Overcoming IIoT Scaling and Implementation Hurdles

  /  Industrial IoT   /  Connected Industry   /  Overcoming IIoT Scaling and Implementation Hurdles
iiot

Overcoming IIoT Scaling and Implementation Hurdles

While IoT technology promises to help drive the next industrial revolution, we are still in the beginning phases of the transition. Industrial companies at large are progressing with IoT initiatives but few have advanced deployments.

Even as executives begin to see IoT as a crucial part of the business going forward, they must contend with a variety of challenges. Potential stumbling blocks include everything from the often-clashing cultures of their IT and OT (operational technology) departments, lack of budget support, cybersecurity, data integration and the need to integrate green- and brownfield infrastructure.

A growing number of industrial IoT projects, however, to more-mature deployments. A survey from 451 Research of OT professionals found that 44 percent of IoT projects had moved beyond the proof of concept phase. That is heartening news, considering that just last year, a Cisco survey revealed that three-fourths of IoT projects are stalling in their pilot stages. As we move beyond just awareness of the power of IoT, leaders managing IoT deployments have a variety of challenges to address related to scaling and implementing IoT on a large scale, including the growing pains of going global, project management hurdles, and implementation challenges.

Top challenges 

The hurdles facing companies are multi-faceted. In a recent study by Internet of Things World, IIoT executives said that the top challenge in scaling IoT projects include dealing with legacy devices and software and the need for highly specialized and custom solutions, with 53.33% of respondents’ votes. Next in line was managing which departments will be responsible for IoT-related sensors, gateways, networking equipment, analytics, hardware and software, etc., (46.7%). Ultimately, we’re really only at the beginning of the IIoT revolution. As the World Economic Forum concluded: “We are at the beginning of the transformation journey, and no country has reached the frontier of readiness, let alone harnessed the full potential of the Fourth Industrial Revolution in production.”

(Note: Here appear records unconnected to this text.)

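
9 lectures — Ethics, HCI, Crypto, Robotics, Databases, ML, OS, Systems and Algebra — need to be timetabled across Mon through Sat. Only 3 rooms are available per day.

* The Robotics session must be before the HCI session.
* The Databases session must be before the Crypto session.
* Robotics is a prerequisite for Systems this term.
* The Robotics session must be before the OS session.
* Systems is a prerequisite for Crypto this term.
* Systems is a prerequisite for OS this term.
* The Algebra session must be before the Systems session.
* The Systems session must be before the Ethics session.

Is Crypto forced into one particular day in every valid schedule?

No

Crypto can be Wed (e.g. ML -> Tue, Robotics -> Mon, Databases -> Mon, Crypto -> Wed, Algebra -> Mon, OS -> Wed, Systems -> Tue, Ethics -> Wed, HCI -> Tue) or Thu (e.g. Robotics -> Mon; OS -> Wed; HCI -> Tue; Algebra -> Mon; Databases -> Mon; Crypto -> Thu; ML -> Tue; Systems -> Tue; Ethics -> Wed).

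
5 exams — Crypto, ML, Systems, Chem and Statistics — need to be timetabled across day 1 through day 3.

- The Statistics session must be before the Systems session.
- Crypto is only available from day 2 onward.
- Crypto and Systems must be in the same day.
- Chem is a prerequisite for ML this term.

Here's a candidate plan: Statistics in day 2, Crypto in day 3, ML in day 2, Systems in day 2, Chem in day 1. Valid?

No — it violates: Crypto and Systems must be in the same day

Crypto and Systems must be in the same day — violated.
Crypto is only available from day 2 onward — holds.
The Statistics session must be before the Systems session — violated.
Chem is a prerequisite for ML this term — holds.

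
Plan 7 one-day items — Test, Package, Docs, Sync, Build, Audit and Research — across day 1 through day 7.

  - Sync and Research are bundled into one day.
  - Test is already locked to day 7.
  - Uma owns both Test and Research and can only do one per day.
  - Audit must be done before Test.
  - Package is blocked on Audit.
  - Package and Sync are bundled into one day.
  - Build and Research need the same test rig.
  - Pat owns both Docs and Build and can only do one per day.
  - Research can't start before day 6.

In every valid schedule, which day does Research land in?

Research's window is day 6–day 7.
Test is fixed at day 7, and Research can't share a day with Test.
So Research must be day 6.

day 6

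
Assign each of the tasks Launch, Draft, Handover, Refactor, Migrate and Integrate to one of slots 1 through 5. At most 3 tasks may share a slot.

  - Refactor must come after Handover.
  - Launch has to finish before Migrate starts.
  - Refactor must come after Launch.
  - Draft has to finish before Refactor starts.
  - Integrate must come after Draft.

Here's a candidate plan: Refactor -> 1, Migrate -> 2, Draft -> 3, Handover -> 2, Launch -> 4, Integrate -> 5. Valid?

Draft has to finish before Refactor starts — violated.
Launch has to finish before Migrate starts — violated.
At most 3 tasks may share a slot — holds.
Integrate must come after Draft — holds.
Refactor must come after Launch — violated.
Refactor must come after Handover — violated.

No. Refactor must come after Launch is not satisfied.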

Going global growing pains

To begin to harness IIoT’s full potential, industrial firms will need sound business strategies and deep domain expertise as much as they do cutting-edge IT technology. Of the international companies surveyed by IoT World, half currently lack a global IoT strategy. Nearly a quarter of them are developing one, but 16.49% have yet to begin. Having a company-wide, global strategy is especially important because, in the effort to expand globally, more and more devices will come into play. One area where IIoT executives are excelling in comparison to the IoT industry more broadly is in the number of devices they’re prepared to handle. Forty percent of IIoT executives said their company could handle 100,000+ devices, whereas nearly half of IoT executives (46.39%) were only confident that their company could handle up to 1,000 devices.

Project management hurdles 

Managing the cross-functional nature of IoT implementation vexes many organizations. Just determining who is responsible for an IoT project — whether operations, IT or the C-suite — can be tricky. Companies are choosing diverse strategies, with the largest group of IIoT executives (46.67%) choosing to build a business strategy team tasked with implementing IoT within the company. Trailing that, 20% are asking the C-Suite to take the helm in leading this implementation, followed by 13.33% choosing OT. To enable cross-functional collaboration, it’s crucial for IT and OT to connect and start working together from the beginning. This type of coordination can align incentives between the industrial company’s staff, so that the organization can, say, leverage IT’s expertise in network administration and cybersecurity while responding to OT’s focus on uptime, safety and quality initiatives.

No matter who takes the helm, clear leadership is important for IIoT projects to transform proof-of-concept projects into initiatives with the power to transform the organization’s business. A company’s CFO or COO is likely to want to see evidence that an IoT project can improve efficiency and product quality, drive new revenue or another benefit such as a safer workplace. Twenty-six percent of IIoT respondents singled out the lack of the support for a production-quality deployment as a key hurdle.

Ultimately, the IIoT ecosystem can be vast and difficult to navigate, but as Aru Bala, President Innovation Business at Stanley Black & Decker and a speaker at this year’s Internet of Things World, puts it: “We have reached an inflection point where IoT is starting to accelerate to commercial mass scaling from the POC experimentation stage, so it’s imperative for organizations to have a coherent IoT deployment strategy and not to be left out in this digital transformation arena.” Companies who start making a plan today to support and develop IIoT initiatives will prime themselves for future success.